Uit Wikipedia, de vrije encyclopedie
Pete "El Conde" Rodríguez
Pete "El Conde" Rodríguez

Pedro Juan Rodríguez Ferrer (31 januari 1933, Barrio Cantera, Ponce, Puerto Rico1 december 2000, The Bronx, New York), beter bekend als Pete "El Conde" Rodríguez, was een Puerto Ricaans salsazanger en percussionist. Hij maakte deel uit van de Fania All-Stars.

Rodríguez begon op vijfjarige leeftijd met muziek maken. Hij speelde bongo's in het kwartet van zijn vader, El Conjunto Gondolero. Vijf jaar na de dood van zijn vader verhuisde Rodriguez (17) in 1950 naar New York. Hij doorliep er de Patrick Henry High School en volgde een drukkersopleiding. Hij werkte als drukker, maar werd vanwege zijn afkomst niet toegelaten tot de vakbond. In 1953 ging Rodriguez voor drie jaar in militaire dienst; hij was paratrooper Fort Benning (Georgia) en Fort Bragg ( North Carolina) ten tijde van de rassensegregatie.

Hoogtijdagen van de salsa

[bewerken | brontekst bewerken]

Na zijn terugkeer in New York trad Rodriguez op als zanger en congaspeler met La Oriental Cubana, Los Jovenes Estrella de Cuba en Hector Ceno’s La Novel. Op een avond in Los Panchos, een club in de Bronx, werd hij ontdekt door bandleider Johnny Pacheco. In 1963 verscheen zijn debuutalbum Suavito.

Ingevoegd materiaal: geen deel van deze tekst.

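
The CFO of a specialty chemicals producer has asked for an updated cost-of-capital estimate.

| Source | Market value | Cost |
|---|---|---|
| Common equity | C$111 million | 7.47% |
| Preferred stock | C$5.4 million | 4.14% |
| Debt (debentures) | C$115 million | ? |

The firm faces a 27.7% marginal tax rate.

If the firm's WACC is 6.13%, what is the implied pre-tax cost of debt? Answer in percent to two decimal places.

Total capital V = 111 + 5.4 + 115 = 231.4.
Equity weight = 111/231.4 = 0.4797.
Preferred weight = 5.4/231.4 = 0.0233.
Debentures weight = 115/231.4 = 0.4970.
Equity contribution = 0.4797 × 7.47% = 3.5833%.
Preferred contribution = 0.0233 × 4.14% = 0.0966%.
Remaining for debt = 6.13% − 3.6799% = 2.4501%.
Rd × (1 − 27.7%) × 0.4970 = 2.4501%  ⇒  Rd = 6.8189%.

6.82%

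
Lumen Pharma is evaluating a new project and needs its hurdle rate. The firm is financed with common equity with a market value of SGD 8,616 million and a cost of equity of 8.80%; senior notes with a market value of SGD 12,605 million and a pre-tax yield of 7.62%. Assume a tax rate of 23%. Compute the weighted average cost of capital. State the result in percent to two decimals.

7.06%

Total capital V = 8616 + 12605 = 21221.
Equity: weight = 8616/21221 = 0.4060; cost = 8.8%.
Senior notes: weight = 12605/21221 = 0.5940; after-tax cost = 7.62% × (1 − 23%) = 5.8674%.
WACC = 0.4060 × 8.8000% + 0.5940 × 5.8674% = 7.0581%.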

Een jaar later, in 1964, richtten Pacheco en zijn advocaat Jerry Masucci het Fania-label op. Canonazo was de eerste van zeven albums die Rodriguez met Pacheco opnam. Daarna volgden nog o.a. La Perfecta Combinacion (1970), Los Compadres (1971) en Tres De Cafe Y Dos De Azucar (1973). Daarnaast sloot Rodriguez zich in 1968 aan bij de Fania All-Stars, een supergroep bestaande uit de beste salsazangers en muzikanten die het label op dat moment te bieden had.

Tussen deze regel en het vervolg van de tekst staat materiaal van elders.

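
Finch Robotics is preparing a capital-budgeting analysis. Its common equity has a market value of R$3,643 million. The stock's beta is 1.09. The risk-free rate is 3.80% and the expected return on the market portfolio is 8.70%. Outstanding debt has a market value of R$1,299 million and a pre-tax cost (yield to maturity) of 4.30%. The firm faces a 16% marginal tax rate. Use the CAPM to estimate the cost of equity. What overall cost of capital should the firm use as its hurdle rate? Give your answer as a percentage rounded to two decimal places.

7.69%

Market risk premium = 8.7% − 3.8% = 4.9%.
Cost of equity via CAPM: Re = 3.8% + 1.09 × 4.9% = 9.1410%.
Total capital V = 3643 + 1299 = 4942.
Equity: weight = 3643/4942 = 0.7372; cost = 9.141%.
Debt: weight = 1299/4942 = 0.2628; after-tax cost = 4.3% × (1 − 16%) = 3.6120%.
WACC = 0.7372 × 9.1410% + 0.2628 × 3.6120% = 7.6877%.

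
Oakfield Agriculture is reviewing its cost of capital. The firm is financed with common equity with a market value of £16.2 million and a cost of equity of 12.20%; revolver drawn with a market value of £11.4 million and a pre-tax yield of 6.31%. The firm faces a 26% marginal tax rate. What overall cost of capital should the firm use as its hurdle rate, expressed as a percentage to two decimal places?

9.09%

Total capital V = 16.2 + 11.4 = 27.6.
Equity: weight = 16.2/27.6 = 0.5870; cost = 12.2%.
Revolver drawn: weight = 11.4/27.6 = 0.4130; after-tax cost = 6.31% × (1 − 26%) = 4.6694%.
WACC = 0.5870 × 12.2000% + 0.4130 × 4.6694% = 9.0895%.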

In 1974 verliet Rodriguez de Fania All-Stars voor een succesvolle solocarrière; El Conde, zijn eerste album onder eigen naam, verscheen nog datzelfde jaar en leverde hem een award op. De opvolger Este Negro Si Es Sabroso werd met een negende plaats tot een van de beste salsaplaten van 1976 werd verkozen. Op dit album stonden o.a. Catalina La O, een van zijn bekendste nummers, en het door Tite Curet Alonzo geschreven La Abolición waarin de afschaffing van de slavernij in de Caraïben en Latijns-Amerika. Vanwege zijn eigen ervaringen met discriminatie zou Rodriguez gedurende de hoogtijdagen van de salsa ook andere vrijheidsliederen opnemen.

Latere carrière

[bewerken | brontekst bewerken]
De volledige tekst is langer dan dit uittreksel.